Summary adjudication of this issue is GRANTED.
“In an action for the breach of an obligation not arising from contract, where it is proven by clear and convincing evidence that the defendant has been guilty of oppression, fraud, or malice, the plaintiff, in addition to the actual damages, may recover damages for the sake of example and by way of punishing the defendant.” (Civ.
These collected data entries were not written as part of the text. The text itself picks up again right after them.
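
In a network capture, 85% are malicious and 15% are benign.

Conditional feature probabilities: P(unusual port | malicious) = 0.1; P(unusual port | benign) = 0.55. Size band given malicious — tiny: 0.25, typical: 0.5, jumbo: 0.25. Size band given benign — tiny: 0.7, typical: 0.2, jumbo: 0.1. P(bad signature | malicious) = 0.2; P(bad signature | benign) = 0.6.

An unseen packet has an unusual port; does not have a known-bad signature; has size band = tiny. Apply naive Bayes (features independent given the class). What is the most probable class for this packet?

malicious: 0.85 × 0.1 × 0.25 × (1−0.2) = 0.017
benign: 0.15 × 0.55 × 0.7 × (1−0.6) = 0.0231
Highest score → benign.

benign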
Code § 3294.)
For purposes of Civil Code section 3294, “malice” means “conduct which is intended by the defendant to cause injury to the plaintiff or despicable conduct which is carried on by the defendant with a willful and conscious disregard of the rights or safety of others.” “Oppression” means “despicable conduct that subjects a person to cruel and unjust hardship in conscious disregard of that person's rights.” “Fraud” means “an intentional misrepresentation, deceit, or concealment of a material fact known to the defendant with the intention on the part of the defendant of thereby depriving a person of property or legal rights or otherwise causing injury.” (Civ. Code § 3294(c).)
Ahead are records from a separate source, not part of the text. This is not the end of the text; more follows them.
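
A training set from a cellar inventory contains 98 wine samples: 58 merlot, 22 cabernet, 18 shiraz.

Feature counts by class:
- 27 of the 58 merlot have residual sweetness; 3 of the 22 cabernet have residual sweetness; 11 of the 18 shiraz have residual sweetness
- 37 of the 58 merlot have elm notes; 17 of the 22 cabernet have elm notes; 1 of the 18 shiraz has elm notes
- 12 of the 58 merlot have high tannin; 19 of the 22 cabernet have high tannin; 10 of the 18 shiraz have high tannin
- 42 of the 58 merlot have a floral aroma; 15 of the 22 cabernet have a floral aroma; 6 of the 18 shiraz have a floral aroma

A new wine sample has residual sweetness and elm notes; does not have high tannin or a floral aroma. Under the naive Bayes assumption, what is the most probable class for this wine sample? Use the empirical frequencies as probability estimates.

merlot: (58/98) × (27/58) × (37/58) × (46/58) × (16/58) ≈ 0.0384533
cabernet: (22/98) × (3/22) × (17/22) × (3/22) × (7/22) ≈ 0.00102635
shiraz: (18/98) × (11/18) × (1/18) × (8/18) × (12/18) ≈ 0.00184765
Highest score → merlot.

merlot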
To state a prima facie claim for punitive damages, a complaint must set forth allegations that the defendant has been guilty of oppression, fraud, or malice in accordance with Civil Code section 3294. (See Turman v. Turning Point of Central California, Inc. (2010) 191 Cal.App.4th 53, 63.) Conclusory allegations that defendant’s conduct was intentional, willful, and fraudulent are a patently insufficient statement of oppression, fraud, or malice. (Brousseau v. Jarrett (1977) 73 Cal.App.3d 864, 872; see also Smith v. Superior Court (1992) 10 Cal.App.4th 1033, 1042.)
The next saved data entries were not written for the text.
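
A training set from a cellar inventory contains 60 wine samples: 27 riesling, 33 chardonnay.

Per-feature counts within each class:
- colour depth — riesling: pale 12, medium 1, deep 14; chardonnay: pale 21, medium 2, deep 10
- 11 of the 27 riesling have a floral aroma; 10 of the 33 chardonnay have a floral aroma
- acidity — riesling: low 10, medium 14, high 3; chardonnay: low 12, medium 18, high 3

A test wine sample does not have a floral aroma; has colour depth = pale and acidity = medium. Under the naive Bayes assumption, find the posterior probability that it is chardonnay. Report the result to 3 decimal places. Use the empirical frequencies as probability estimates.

riesling: (27/60) × (12/27) × (16/27) × (14/27) ≈ 0.061454
chardonnay: (33/60) × (21/33) × (23/33) × (18/33) ≈ 0.133058
P(chardonnay | x) = 0.133058 / 0.194512 ≈ 0.684

0.684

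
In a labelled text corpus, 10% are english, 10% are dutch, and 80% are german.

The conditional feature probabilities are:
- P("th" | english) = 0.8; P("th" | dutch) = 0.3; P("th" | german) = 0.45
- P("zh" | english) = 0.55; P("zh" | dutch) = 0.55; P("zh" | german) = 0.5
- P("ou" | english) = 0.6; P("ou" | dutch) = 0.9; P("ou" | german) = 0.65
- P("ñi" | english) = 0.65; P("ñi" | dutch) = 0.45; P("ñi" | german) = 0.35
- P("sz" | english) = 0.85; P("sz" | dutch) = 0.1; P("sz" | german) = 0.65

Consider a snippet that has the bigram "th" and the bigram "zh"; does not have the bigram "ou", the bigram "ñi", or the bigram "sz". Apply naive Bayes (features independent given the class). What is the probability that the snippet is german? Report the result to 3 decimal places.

english: 0.1 × 0.8 × 0.55 × (1−0.6) × (1−0.65) × (1−0.85) = 0.000924
dutch: 0.1 × 0.3 × 0.55 × (1−0.9) × (1−0.45) × (1−0.1) = 0.00081675
german: 0.8 × 0.45 × 0.5 × (1−0.65) × (1−0.35) × (1−0.65) = 0.0143325
P(german | x) = 0.0143325 / 0.01607325 ≈ 0.892

0.892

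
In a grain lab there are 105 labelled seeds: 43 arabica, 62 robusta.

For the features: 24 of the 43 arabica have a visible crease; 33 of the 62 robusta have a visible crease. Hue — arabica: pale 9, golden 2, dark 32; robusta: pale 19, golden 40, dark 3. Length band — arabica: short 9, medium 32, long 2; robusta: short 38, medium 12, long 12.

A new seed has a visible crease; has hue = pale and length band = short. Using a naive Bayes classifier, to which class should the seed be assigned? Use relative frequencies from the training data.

robusta

arabica: (43/105) × (24/43) × (9/43) × (9/43) ≈ 0.0100131
robusta: (62/105) × (33/62) × (19/62) × (38/62) ≈ 0.0590308
Highest score → robusta.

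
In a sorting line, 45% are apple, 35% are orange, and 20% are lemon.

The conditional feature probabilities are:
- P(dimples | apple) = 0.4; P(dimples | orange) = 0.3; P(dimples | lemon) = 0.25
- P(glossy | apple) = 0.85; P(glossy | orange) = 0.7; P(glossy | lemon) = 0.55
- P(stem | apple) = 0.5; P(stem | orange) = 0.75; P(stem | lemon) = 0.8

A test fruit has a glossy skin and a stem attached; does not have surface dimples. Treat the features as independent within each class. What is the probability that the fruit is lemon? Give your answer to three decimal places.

apple: 0.45 × (1−0.4) × 0.85 × 0.5 = 0.11475
orange: 0.35 × (1−0.3) × 0.7 × 0.75 = 0.128625
lemon: 0.2 × (1−0.25) × 0.55 × 0.8 = 0.066
P(lemon | x) = 0.066 / 0.309375 ≈ 0.213

0.213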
“[A] central theme common to those cases which have sustained punitive awards is the existence of established policies or practices in claims handling which are harmful to insureds.” (Mock v. Michigan Millers Mutual Ins. Co. (1992) 4 Cal.App.4th 306, 329.)
Plaintiff had requested punitive damages with respect to its second cause of action for breach of the implied covenant of good faith and fair dealing. Because this court has already granted Defendant’s summary adjudication as to that cause of action, the request for summary adjudication on punitive damages is MOOT.
 Nonetheless, this may not be of concern since Hambrecht & Quist permits parties to modify the statute of limitations by contract, and the courts have found that shortening the time to even three months may be reasonable.